ELENA SCOLARI | Settimo, l’ultima produzione del Piccolo Teatro per la regia e drammaturgia di Serena Sinigaglia, è dedicato alla fabbrica Pirelli di Settimo Torinese, è stato in scena al Teatro Studio Expo di Milano.
Poche parole, proiettate su un grande schermo nero, ci informano ad inizio spettacolo che le parole che sentiremo sono state tutte pronunciate da operai, tecnici e ingegneri della fabbrica Pirelli di Settimo Torinese nelle interviste raccolte fino al Gennaio 2011.
Questa dichiarazione crea delle aspettative: ci immaginiamo di assistere ad un affresco molto vivo, pieno dell’esperienza annosa di uomini che hanno vissuto in una realtà di lavoro che ormai poco conosciamo. Invece no. Lo spettacolo gode, soprattutto, di una scenografia molto bella (di Maria Spazzi) che soffoca la sostanza di quello che, a nostro parere, doveva essere il fulcro incontrastato del lavoro: la vita in fabbrica, i problemi degli operai, l’evoluzione di un mondo che in quarant’anni è molto cambiato.

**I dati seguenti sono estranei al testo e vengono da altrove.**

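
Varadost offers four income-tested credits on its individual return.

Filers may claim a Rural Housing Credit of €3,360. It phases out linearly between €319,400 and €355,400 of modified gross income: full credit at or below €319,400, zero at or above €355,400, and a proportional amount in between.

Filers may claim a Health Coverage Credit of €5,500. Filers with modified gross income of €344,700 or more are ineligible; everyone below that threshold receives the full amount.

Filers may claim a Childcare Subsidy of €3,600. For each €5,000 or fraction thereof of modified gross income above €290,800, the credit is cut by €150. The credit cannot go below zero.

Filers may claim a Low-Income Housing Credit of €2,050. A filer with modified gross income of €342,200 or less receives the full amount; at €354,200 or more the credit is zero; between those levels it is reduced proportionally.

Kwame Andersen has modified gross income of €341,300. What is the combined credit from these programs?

Rural Housing Credit: €341,300 is €21,900 into a €36,000 phase-out range, leaving 14,100/36,000 of the credit: €3,360 × 14,100/36,000 = €1,316.
Health Coverage Credit: €341,300 is below the €344,700 cutoff, so the full €5,500 applies.
Childcare Subsidy: income exceeds €290,800 by €50,500, which is 11 full-or-partial €5,000 increments; reduction = 11 × €150 = €1,650, leaving €1,950.
Low-Income Housing Credit: €341,300 is at or below the €342,200 threshold, so the full €2,050 applies.
Total: €1,316 + €5,500 + €1,950 + €2,050 = €10,816.

€10,816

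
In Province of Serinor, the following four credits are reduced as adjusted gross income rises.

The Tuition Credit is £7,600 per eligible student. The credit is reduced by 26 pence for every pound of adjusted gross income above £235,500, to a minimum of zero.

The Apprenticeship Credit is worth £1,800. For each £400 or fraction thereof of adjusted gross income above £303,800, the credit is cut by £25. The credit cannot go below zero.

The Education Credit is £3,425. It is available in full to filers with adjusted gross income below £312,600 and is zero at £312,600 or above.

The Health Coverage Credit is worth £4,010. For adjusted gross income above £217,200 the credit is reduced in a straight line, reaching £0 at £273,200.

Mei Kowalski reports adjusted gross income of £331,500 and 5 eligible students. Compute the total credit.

£13,090

Tuition Credit: base = 5 × £7,600 = £38,000. 26% of the £96,000 excess over £235,500 is £24,960; credit = £38,000 − £24,960 = £13,040.
Apprenticeship Credit: income exceeds £303,800 by £27,700, which is 70 full-or-partial £400 increments; reduction = 70 × £25 = £1,750, leaving £50.
Education Credit: £331,500 meets or exceeds the £312,600 cutoff, so the credit is £0.
Health Coverage Credit: £331,500 is at or above £273,200, so the credit is £0.
Total: £13,040 + £50 + £0 + £0 = £13,090.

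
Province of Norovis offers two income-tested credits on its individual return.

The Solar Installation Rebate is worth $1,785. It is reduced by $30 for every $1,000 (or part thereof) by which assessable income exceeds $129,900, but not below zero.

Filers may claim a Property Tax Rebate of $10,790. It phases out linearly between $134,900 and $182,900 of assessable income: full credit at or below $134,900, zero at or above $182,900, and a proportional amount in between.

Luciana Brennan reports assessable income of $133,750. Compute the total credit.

Solar Installation Rebate: income exceeds $129,900 by $3,850, which is 4 full-or-partial $1,000 increments; reduction = 4 × $30 = $120, leaving $1,665.
Property Tax Rebate: $133,750 is at or below the $134,900 threshold, so the full $10,790 applies.
Total: $1,665 + $10,790 = $12,455.

$12,455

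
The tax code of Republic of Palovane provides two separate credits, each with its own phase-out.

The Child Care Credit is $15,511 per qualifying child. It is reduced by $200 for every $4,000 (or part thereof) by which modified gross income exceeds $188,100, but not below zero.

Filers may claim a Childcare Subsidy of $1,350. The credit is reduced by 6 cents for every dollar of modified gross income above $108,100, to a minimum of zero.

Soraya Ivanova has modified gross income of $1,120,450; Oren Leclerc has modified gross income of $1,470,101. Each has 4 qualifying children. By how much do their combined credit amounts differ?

Soraya ($1,120,450): Child Care Credit: base = 4 × $15,511 = $62,044. income exceeds $188,100 by $932,350, which is 234 full-or-partial $4,000 increments; reduction = 234 × $200 = $46,800, leaving $15,244. Childcare Subsidy: 6% of the $1,012,350 excess over $108,100 is $60,741 ≥ base, so the credit is $0. total $15,244 + $0 = $15,244
Oren ($1,470,101): Child Care Credit: base = 4 × $15,511 = $62,044. income exceeds $188,100 by $1,282,001 → 321 increments × $200 = $64,200 ≥ base, so the credit is $0. Childcare Subsidy: 6% of the $1,362,001 excess over $108,100 is $81,720.06 ≥ base, so the credit is $0. total $0 + $0 = $0
Difference: |$15,244 − $0| = $15,244.

$15,244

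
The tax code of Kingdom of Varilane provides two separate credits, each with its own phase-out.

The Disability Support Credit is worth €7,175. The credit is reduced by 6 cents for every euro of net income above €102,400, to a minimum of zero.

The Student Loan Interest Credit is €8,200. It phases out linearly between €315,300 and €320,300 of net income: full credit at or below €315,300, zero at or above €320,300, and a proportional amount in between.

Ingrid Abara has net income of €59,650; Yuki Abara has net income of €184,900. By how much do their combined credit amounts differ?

Ingrid (€59,650): Disability Support Credit: €59,650 is at or below the €102,400 threshold, so the full €7,175 applies. Student Loan Interest Credit: €59,650 is at or below the €315,300 threshold, so the full €8,200 applies. total €7,175 + €8,200 = €15,375
Yuki (€184,900): Disability Support Credit: 6% of the €82,500 excess over €102,400 is €4,950; credit = €7,175 − €4,950 = €2,225. Student Loan Interest Credit: €184,900 is at or below the €315,300 threshold, so the full €8,200 applies. total €2,225 + €8,200 = €10,425
Difference: |€15,375 − €10,425| = €4,950.

€4,950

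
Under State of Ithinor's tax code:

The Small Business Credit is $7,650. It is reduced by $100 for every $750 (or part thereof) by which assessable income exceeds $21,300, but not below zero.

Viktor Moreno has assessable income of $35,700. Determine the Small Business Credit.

$5,650

Small Business Credit: income exceeds $21,300 by $14,400, which is 20 full-or-partial $750 increments; reduction = 20 × $100 = $2,000, leaving $5,650.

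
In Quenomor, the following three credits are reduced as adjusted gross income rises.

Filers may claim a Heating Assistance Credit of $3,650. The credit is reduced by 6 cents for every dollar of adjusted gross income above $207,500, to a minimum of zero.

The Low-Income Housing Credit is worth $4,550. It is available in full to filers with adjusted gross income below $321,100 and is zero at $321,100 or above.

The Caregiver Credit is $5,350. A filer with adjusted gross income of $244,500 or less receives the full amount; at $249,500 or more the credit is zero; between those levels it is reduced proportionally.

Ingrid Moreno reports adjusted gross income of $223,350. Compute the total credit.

Heating Assistance Credit: 6% of the $15,850 excess over $207,500 is $951; credit = $3,650 − $951 = $2,699.
Low-Income Housing Credit: $223,350 is below the $321,100 cutoff, so the full $4,550 applies.
Caregiver Credit: $223,350 is at or below the $244,500 threshold, so the full $5,350 applies.
Total: $2,699 + $4,550 + $5,350 = $12,599.

$12,599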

La struttura è quella di una discesa agli inferi dantesca (forse non troppo originale, no?), una coppia modello Dante-Virgilio è la costante di questo viaggio: un’impiegata (una brava Beatrice Schiros) accompagna un giovane (Ivan Aloisio), candidato lavoratore, nei vari settori della Pirelli, qui incontrano gli operai che spiegano, in maniera molto accennata, i vari processi di lavorazione degli pneumatici, come in tante stazioni di una via crucis in fabbrica.

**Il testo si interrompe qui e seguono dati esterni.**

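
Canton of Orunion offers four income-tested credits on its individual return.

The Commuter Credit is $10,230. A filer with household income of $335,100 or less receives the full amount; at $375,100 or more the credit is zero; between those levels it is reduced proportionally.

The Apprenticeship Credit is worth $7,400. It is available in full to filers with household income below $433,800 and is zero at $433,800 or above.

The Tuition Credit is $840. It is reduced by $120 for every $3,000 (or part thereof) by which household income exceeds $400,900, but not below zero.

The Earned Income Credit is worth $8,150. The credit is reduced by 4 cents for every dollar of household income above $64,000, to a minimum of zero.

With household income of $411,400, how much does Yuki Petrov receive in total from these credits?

Commuter Credit: $411,400 is at or above $375,100, so the credit is $0.
Apprenticeship Credit: $411,400 is below the $433,800 cutoff, so the full $7,400 applies.
Tuition Credit: income exceeds $400,900 by $10,500, which is 4 full-or-partial $3,000 increments; reduction = 4 × $120 = $480, leaving $360.
Earned Income Credit: 4% of the $347,400 excess over $64,000 is $13,896 ≥ base, so the credit is $0.
Total: $0 + $7,400 + $360 + $0 = $7,760.

$7,760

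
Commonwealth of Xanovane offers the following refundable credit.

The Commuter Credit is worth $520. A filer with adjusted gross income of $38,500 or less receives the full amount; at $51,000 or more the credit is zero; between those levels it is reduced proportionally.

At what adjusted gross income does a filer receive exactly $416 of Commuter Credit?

$416 is 416/520 of the full $520, so 104/520 of the $12,500 range has been used: income = $38,500 + $12,500 × 104/520 = $41,000.

$41,000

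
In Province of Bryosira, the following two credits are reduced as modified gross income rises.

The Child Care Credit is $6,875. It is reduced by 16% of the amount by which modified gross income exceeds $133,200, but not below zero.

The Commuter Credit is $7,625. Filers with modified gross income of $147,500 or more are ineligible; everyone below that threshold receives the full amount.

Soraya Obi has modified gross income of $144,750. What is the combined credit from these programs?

$12,652

Child Care Credit: 16% of the $11,550 excess over $133,200 is $1,848; credit = $6,875 − $1,848 = $5,027.
Commuter Credit: $144,750 is below the $147,500 cutoff, so the full $7,625 applies.
Total: $5,027 + $7,625 = $12,652.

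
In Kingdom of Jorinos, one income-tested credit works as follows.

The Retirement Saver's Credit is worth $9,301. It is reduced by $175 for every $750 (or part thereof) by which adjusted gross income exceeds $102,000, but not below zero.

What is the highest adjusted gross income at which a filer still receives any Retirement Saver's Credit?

$141,750

After 53 increments the reduction is 53 × $175 = $9,275, leaving $26; one more increment wipes it out. Increment 53 ends at excess 53 × $750 = $39,750, so the highest qualifying income is $102,000 + $39,750 = $141,750.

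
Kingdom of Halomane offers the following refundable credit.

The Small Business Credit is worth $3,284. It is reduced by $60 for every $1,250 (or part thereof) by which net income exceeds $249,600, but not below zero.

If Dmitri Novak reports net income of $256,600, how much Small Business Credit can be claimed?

Small Business Credit: income exceeds $249,600 by $7,000, which is 6 full-or-partial $1,250 increments; reduction = 6 × $60 = $360, leaving $2,924.

$2,924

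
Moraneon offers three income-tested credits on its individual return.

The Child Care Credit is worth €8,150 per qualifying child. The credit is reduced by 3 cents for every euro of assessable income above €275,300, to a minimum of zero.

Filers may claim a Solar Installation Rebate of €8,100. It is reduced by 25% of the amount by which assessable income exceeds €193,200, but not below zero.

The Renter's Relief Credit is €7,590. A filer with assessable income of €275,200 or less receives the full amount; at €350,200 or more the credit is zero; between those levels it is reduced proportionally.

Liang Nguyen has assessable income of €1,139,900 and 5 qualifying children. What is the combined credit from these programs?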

La regia di Sinigaglia è attenta ai movimenti corali, crea quasi una coreografia per queste tute bianche-narratori, ma proprio questa attenzione risulta eccessiva, c’è troppa costruzione, la mano che dirige si sente tanto da non rendere più credibili i personaggi, toglie loro l’autenticità che ci aspettavamo ricomparisse nelle loro parole, purtroppo invece finiscono per dire cose banali.
Noi non conosciamo il materiale originale da cui il testo di Settimo è stato tratto, può darsi che tutto quanto è detto sia stato effettivamente pronunciato, ma manca il passaggio successivo che un drammaturgo dovrebbe fare in un caso come questo: montare, adattare e plasmare le interviste perché esca ciò che di più interessante c’è e che deve essere evidenziato con sapienza, non basta essere fedeli se si vuole rendere un servizio utile. Non c’è una riflessione, ciò che invece doveva essere lo scopo di uno spettacolo sul lavoro, sulla gente che ha dedicato la propria vita al lavoro, con sofferenza e abnegazione, come oggi non capita quasi più.
Noi spettatori abbiamo, alla fine, l’impressione di un contesto dove sono privilegiati gli aspetti positivi della fabbrica: la solidarietà tra i lavoratori, l’affetto fortissimo che nasce tra persone che passano la maggior parte del loro tempo insieme, la dedizione a svolgere meglio che si può la propria mansione. Sospettiamo, ma è un sospetto terribilmente maligno, che la sponsorizzazione dello spettacolo da parte della Pirelli stessa, abbia condizionato il tono complessivo.
(Sul programma di sala c’è anche un testo di Tronchetti Provera).
Gli attori sono tutti equilibrati su un buon livello recitativo, spinto forse un po’ troppo sopra le righe. Spiccano senz’altro Aram Kian e Beatrice Schiros ma tutti si muovono con disinvoltura in questo mondo nero di gomme e fumi e fuochi.
In una sola ora e venti il tema è trattato un po’ a volo d’uccello, usciamo dal teatro senza sapere molto più di quando siamo entrati, peccato.